В тумане хорошо. Он очень красивый и каждый день немного другой, и в нём всегда есть, куда пойти. Это очень просто: надо выйти из дома и идти, шаг и ещё шаг и ещё, идти, пока не придёшь туда, куда тебе нужно. Нужно бывает разное, и всё находится у нас в тумане, не было ещё такого, чтобы что-то нужное в тумане не нашлось. Это всегда интересно, потому что ты можешь не знать, что тебе что-то нужно, пока не пойдёшь в туман, так что мы все в него ходим каждый день, ни один из соседей просто так дома не сидит.
Домов у нас всего два, и это очень удобно. В первом доме живут все соседи, во втором не живёт никто и кто угодно – так бывает, если тебе оказывается нужно подольше побыть одному.

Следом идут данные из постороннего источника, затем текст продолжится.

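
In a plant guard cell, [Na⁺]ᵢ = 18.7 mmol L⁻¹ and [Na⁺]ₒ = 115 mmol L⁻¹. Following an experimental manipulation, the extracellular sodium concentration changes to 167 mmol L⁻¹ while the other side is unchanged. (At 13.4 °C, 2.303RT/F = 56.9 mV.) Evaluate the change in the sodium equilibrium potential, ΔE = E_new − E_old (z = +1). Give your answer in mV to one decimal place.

9.2 mV

E_old = (56.9/1)·log₁₀(115/18.7) = 44.89 mV
E_new = (56.9/1)·log₁₀(167/18.7) = 54.10 mV
ΔE = 54.10 − (44.89) = 9.22 mV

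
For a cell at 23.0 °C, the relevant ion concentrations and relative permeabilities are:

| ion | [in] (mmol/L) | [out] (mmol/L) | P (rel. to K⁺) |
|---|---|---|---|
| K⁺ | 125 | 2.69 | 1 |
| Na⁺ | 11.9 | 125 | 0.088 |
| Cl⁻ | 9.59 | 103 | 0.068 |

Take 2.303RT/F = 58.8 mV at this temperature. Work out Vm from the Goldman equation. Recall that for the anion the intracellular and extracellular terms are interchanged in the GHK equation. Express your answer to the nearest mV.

Vm = 58.8 · log₁₀[(Σ P·[cation]ₒ + Σ P·[anion]ᵢ) / (Σ P·[cation]ᵢ + Σ P·[anion]ₒ)]
Numerator = 1×2.69 + 0.088×125 + 0.068×9.59 = 14.34
Denominator = 1×125 + 0.088×11.9 + 0.068×103 = 133.1
Vm = 58.8 · log₁₀(0.10779) = 58.8 × (-0.9674) = -56.88 mV

-57 mV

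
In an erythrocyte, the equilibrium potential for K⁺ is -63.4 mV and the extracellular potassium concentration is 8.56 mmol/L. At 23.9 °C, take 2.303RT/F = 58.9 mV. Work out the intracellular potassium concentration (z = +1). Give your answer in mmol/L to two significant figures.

Nernst: E = (58.9/1) · log₁₀([out]/[in]), so log₁₀([out]/[in]) = -63.4 × 1 / 58.9 = -1.0764.
[out]/[in] = 10^(-1.0764) = 0.08387.
[in] = 8.56 / 0.08387 = 102.1 mmol/L.

100 mmol/L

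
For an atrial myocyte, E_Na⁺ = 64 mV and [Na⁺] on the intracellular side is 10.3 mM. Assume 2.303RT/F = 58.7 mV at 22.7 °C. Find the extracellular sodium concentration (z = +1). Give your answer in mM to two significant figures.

130 mM

Nernst: E = (58.7/1) · log₁₀([out]/[in]), so log₁₀([out]/[in]) = 64.0 × 1 / 58.7 = 1.0903.
[out]/[in] = 10^(1.0903) = 12.31.
[out] = 12.31 × 10.3 = 126.8 mM.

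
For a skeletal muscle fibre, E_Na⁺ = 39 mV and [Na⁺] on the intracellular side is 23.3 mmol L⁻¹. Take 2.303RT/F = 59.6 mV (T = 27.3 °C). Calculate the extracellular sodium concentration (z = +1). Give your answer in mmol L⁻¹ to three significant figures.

105 mmol L⁻¹

Nernst: E = (59.6/1) · log₁₀([out]/[in]), so log₁₀([out]/[in]) = 39.0 × 1 / 59.6 = 0.6544.
[out]/[in] = 10^(0.6544) = 4.512.
[out] = 4.512 × 23.3 = 105.1 mmol L⁻¹.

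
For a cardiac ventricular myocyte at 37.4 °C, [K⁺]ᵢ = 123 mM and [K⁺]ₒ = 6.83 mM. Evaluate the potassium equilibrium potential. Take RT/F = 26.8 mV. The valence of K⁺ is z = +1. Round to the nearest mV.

E = (26.8/z) · ln([K⁺]_out/[K⁺]_in) with z = +1.
= (26.8/1) · ln(6.83/123) = 26.80 · ln(0.05553)
= 26.80 · (-2.8909) = -77.48 mV

-77 mV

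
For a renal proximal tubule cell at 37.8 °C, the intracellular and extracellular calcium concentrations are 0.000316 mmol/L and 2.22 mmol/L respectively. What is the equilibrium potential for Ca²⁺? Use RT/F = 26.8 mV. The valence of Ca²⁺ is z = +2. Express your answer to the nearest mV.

119 mV

E = (26.8/z) · ln([Ca²⁺]_out/[Ca²⁺]_in) with z = +2.
= (26.8/2) · ln(2.22/0.000316) = 13.40 · ln(7025)
= 13.40 · (8.8573) = 118.69 mV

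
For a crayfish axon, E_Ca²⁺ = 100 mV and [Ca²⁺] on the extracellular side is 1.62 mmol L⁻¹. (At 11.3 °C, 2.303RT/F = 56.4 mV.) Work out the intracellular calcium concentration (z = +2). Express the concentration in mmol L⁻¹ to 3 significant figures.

0.000461 mmol L⁻¹

Nernst: E = (56.4/2) · log₁₀([out]/[in]), so log₁₀([out]/[in]) = 100.0 × 2 / 56.4 = 3.5461.
[out]/[in] = 10^(3.5461) = 3516.
[in] = 1.62 / 3516 = 0.0004607 mmol L⁻¹.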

Выходишь из дома, идёшь в туман, а потом возвращаешься во второй дом и живёшь в нём один, ни с кем не встречаясь и не разговаривая. Во втором доме всё точно так же, как и в первом, и всегда твоя квартира на нужном этаже, только в ней и во всём доме больше никого. Представить невозможно, насколько сильно тебе это нужно, пока не попробуешь хотя бы раз пожить один.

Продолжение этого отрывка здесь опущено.